The Ming Report by Keith Hays

THE LAST FULL MEASURE


American dead are coming home to Dover Air Force Base. There are no honor guards to welcome them; no flag draped coffins; no solemn ceremonies to honor the last full measure of their devotion. Their passing is not noted nor marked by the old men who sent them off to die in Iraq. Dover is off limits to the American press and television cameras.

23 British service men came home today. The Union Jack draped their coffins as one by one their comrades carried them off the transport plane. Generals and Admirals snapped to attention and saluted as they passed. Vestured clergy prayed and the regimental band played them home. The British public attended through BBC’s broadcast of the ceremony. Britannia remembered her own.

The decision to ignore the men and women who have made the ultimate sacrifice in pursuit of America’s policy of preemptive war was made at the highest levels. The Secretary of Defense explains that the conduct of ceremonies would only tend to delay the return of the bodies to their families. The unmentioned benefit is the same one obtained in the 1991 war when Secretary of Defense Richard Cheney declared the return of the dead off limits to the press; the national impact of their common sacrifice is obscured by government imposed anonymity. Thus their homecoming is concealed from their grateful and grieving nation.

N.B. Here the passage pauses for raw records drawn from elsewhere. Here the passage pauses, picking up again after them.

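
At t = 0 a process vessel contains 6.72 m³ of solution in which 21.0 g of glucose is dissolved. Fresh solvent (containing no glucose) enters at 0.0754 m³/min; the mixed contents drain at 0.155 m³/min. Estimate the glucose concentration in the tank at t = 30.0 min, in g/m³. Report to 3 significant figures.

Total volume: dV/dt = Q_in − Q_out = -0.079600 m³/min, so V(t) = 6.72 − 0.079600 t and V(30.0) = 4.3320 m³.
Species balance (pure solvent in): dm/dt = −Q_out · m/V(t).
dm/m = −Q_out dt/(V₀ − 0.079600 t); integrating gives ln(m/m₀) = −(Q_out/(Q_in−Q_out)) ln(V/V₀).
m = m₀ (V₀/V)^(Q_out/(Q_in−Q_out)) = 21.0 × (6.72/4.3320)^(-1.9472) = 8.9314 g.
C = m/V = 8.9314/4.3320 = 2.0617 g/m³.

2.06 g/m³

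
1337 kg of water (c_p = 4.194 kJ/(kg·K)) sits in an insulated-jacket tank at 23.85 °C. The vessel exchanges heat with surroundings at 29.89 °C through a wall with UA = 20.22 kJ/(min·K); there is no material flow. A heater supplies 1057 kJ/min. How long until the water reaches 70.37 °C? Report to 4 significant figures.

443.2 min

Heat balance on the well-mixed liquid: M c_p dT/dt = −UA(T − T_amb) + Q̇.
τ = M c_p/UA = 277.318 min; T_ss = T_amb + Q̇/UA = 29.89 + 1057/20.22 = 82.1650 °C.
T(t) = T_ss + (T₀ − T_ss)e^(−t/τ); set T = 70.37:
t = −τ ln[(T − T_ss)/(T₀ − T_ss)] = −277.318 · ln(0.202263) = 443.206 min.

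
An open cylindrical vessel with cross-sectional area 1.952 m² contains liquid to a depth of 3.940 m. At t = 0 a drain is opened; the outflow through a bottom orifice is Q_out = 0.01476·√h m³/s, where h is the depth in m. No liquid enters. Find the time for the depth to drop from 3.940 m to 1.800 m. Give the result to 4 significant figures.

A dh/dt = −Q_out = −0.01476 √h.
This is separable: 2 d(√h)/dt = −0.01476/A, so √h = √h₀ − (0.01476/(2A)) t.
t = 2A(√h₀ − √h)/0.01476 = 2·1.952·(√3.940 − √1.800)/0.01476
  = 3.90400 × (1.98494 − 1.34164) / 0.01476 = 170.153 s.

170.2 s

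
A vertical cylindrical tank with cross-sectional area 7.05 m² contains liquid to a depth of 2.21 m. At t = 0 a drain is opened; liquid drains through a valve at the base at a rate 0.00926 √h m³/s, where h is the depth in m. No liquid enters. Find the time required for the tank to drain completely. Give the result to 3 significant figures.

2260 s

A dh/dt = −Q_out = −0.00926 √h.
∫ h^(−1/2) dh = −(0.00926/A) ∫ dt, giving 2√h = 2√h₀ − (0.00926/A) t.
Tank is empty when √h = 0: t_empty = 2A√h₀/0.00926.
t_empty = 2·7.05·√2.21/0.00926 = 14.100·1.4866/0.00926 = 2263.6 s.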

America owes these man and women, their mothers and fathers, their wives and children more than efficient handling. We owe them respect for their service and recognition of their sacrifice. It is a national debt of honor, an obligation of the soul that weighs most heavily at the highest levels of government and on those who demanded the sacrifice of life from them.

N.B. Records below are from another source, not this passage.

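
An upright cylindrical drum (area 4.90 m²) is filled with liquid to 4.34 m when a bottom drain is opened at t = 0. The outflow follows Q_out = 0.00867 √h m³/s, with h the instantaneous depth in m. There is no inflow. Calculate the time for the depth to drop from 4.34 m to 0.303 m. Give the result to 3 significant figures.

1730 s

Mass balance (ρ constant): A dh/dt = −0.00867 √h.
Separate and integrate: 2(√h − √h₀) = −(0.00867/A) t.
t = 2A(√h₀ − √h)/0.00867 = 2·4.90·(√4.34 − √0.303)/0.00867
  = 9.8000 × (2.0833 − 0.55045) / 0.00867 = 1732.6 s.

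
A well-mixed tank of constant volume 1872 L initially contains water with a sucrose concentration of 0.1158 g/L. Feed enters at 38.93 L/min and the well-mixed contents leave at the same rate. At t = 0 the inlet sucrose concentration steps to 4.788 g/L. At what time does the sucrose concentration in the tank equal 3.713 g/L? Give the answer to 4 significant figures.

70.65 min

Transient balance on the dissolved component: V dC/dt = Q(C_in − C), so τ = V/Q = 48.0863 min.
C(t) = C_in + (C₀ − C_in) e^(−t/τ). Set C = 3.713 and solve for t:
e^(−t/τ) = (C − C_in)/(C₀ − C_in) = (3.713 − 4.788)/(0.1158 − 4.788) = 0.230084
t = −τ ln(…) = 48.0863 × 1.46931 = 70.6537 min.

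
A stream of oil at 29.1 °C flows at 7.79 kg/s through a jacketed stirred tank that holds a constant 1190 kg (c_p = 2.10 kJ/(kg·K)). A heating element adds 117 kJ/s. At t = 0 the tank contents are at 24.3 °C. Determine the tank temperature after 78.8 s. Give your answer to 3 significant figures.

First-law balance (no shaft work): M c_p dT/dt = ṁ c_p (T_in − T) + 117.
τ = M/ṁ = 152.76 s; T_ss = T_in + Q̇/(ṁ c_p) = 29.1 + 117/(7.79·2.10) = 36.252 °C.
T approaches T_ss exponentially: T(t) = T_ss + (T₀ − T_ss) e^(−t/τ).
T(78.8) = 36.252 + (-11.952)·e^(−78.8/152.76) = 36.252 + (-11.952)·0.59700 = 29.117 °C.

29.1 °C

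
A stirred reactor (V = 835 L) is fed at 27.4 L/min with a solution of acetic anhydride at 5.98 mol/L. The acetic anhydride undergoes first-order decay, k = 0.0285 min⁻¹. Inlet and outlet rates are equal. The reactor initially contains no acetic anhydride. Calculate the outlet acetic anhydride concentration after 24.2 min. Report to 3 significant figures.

2.47 mol/L

Accumulation = in − out − consumed: V dC/dt = Q C_in − Q C − k V C.
This is linear with rate a = Q/V + k = 0.061314 min⁻¹.
C_ss = Q C_in/(Q + kV) = 3.2004 mol/L; C(t) = C_ss + (C₀ − C_ss) e^(−a t).
C(24.2) = 3.2004 + (-3.2004)·e^(−0.061314·24.2) = 3.2004 + (-3.2004)·0.22677 = 2.4746 mol/L.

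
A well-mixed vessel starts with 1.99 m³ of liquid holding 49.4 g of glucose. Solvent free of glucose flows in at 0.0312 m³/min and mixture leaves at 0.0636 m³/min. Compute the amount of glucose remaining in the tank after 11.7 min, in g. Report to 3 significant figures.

Let m(t) be the amount of glucose. Volume: V(t) = V₀ + (Q_in − Q_out) t = 1.99 − 0.032400 t; V(11.7) = 1.6109 m³.
Solute balance: dm/dt = 0 − Q_out C = −Q_out m/V(t).
dm/m = −Q_out dt/(V₀ − 0.032400 t); integrating gives ln(m/m₀) = −(Q_out/(Q_in−Q_out)) ln(V/V₀).
m = m₀ (V₀/V)^(Q_out/(Q_in−Q_out)) = 49.4 × (1.99/1.6109)^(-1.9630) = 32.626 g.

32.6 g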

It was not always so. There was a time, and not so very long ago, when the men who pressed the levers of power remembered their responsibility to respect and recognize the pawns that had been swept from the international chess board on which they had been placed. There was a time, and not so long ago, when the President of the United States understood that while it was his burden to send a generation to fight it was his privilege to honor their sacrifice in the service of the nation as the head of a grieving people.

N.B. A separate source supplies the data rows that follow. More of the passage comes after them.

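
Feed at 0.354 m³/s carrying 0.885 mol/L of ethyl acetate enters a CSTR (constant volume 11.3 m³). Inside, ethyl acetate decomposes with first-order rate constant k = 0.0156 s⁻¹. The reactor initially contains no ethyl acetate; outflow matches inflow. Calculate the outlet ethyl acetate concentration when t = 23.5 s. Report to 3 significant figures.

Accumulation = in − out − consumed: V dC/dt = Q C_in − Q C − k V C.
This is linear with rate a = Q/V + k = 0.046927 s⁻¹.
C_ss = Q C_in/(Q + kV) = 0.59080 mol/L; C(t) = C_ss + (C₀ − C_ss) e^(−a t).
C(23.5) = 0.59080 + (-0.59080)·e^(−0.046927·23.5) = 0.59080 + (-0.59080)·0.33194 = 0.39469 mol/L.

0.395 mol/L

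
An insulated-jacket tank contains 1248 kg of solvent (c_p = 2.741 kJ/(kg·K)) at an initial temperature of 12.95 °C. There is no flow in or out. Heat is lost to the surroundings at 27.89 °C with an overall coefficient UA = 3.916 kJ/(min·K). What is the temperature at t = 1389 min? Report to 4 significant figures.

24.84 °C

Lumped-capacitance energy balance: M c_p dT/dt = UA(T_amb − T).
dT/dt = (T_ss − T)/τ with T_ss = T_amb = 27.8900 °C, τ = M c_p/UA = 1248·2.741/3.916 = 873.536 min.
This is linear first-order; T(t) = T_ss + (T₀ − T_ss) e^(−t/τ).
T(1389) = 27.8900 + (-14.9400)·0.203908 = 24.8436 °C.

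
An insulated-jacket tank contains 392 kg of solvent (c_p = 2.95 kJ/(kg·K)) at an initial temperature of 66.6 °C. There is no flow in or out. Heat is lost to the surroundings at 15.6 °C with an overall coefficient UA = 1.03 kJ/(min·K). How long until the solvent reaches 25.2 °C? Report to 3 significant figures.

1880 min

Lumped-capacitance energy balance: M c_p dT/dt = UA(T_amb − T).
τ = M c_p/UA = 1122.7 min; T_ss = T_amb = 15.600 °C.
T(t) = T_ss + (T₀ − T_ss)e^(−t/τ); set T = 25.2:
t = −τ ln[(T − T_ss)/(T₀ − T_ss)] = −1122.7 · ln(0.18824) = 1875.0 min.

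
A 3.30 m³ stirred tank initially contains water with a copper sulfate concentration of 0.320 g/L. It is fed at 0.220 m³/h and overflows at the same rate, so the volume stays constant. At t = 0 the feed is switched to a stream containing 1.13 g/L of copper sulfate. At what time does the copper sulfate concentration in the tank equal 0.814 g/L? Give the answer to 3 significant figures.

Species balance: V dC/dt = Q(C_in − C) ⇒ τ = V/Q = 15.000 h.
C(t) = C_in + (C₀ − C_in) e^(−t/τ). Set C = 0.814 and solve for t:
e^(−t/τ) = (C − C_in)/(C₀ − C_in) = (0.814 − 1.13)/(0.320 − 1.13) = 0.39012
t = −τ ln(…) = 15.000 × 0.94129 = 14.119 h.

14.1 h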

We ask that each of the young men and women that we send around the world that they be prepared to die to achieve the ends those who sit in the seats of the mighty set for them. It is little enough to ask that when they pay that price for America’s power and prestige, when they give up their very lives in the service of the nation that the nation pause and come together to honor and mark their sacrifice. Death is a family affair but in their death these Americans became part of our common family and we must remember and honor them.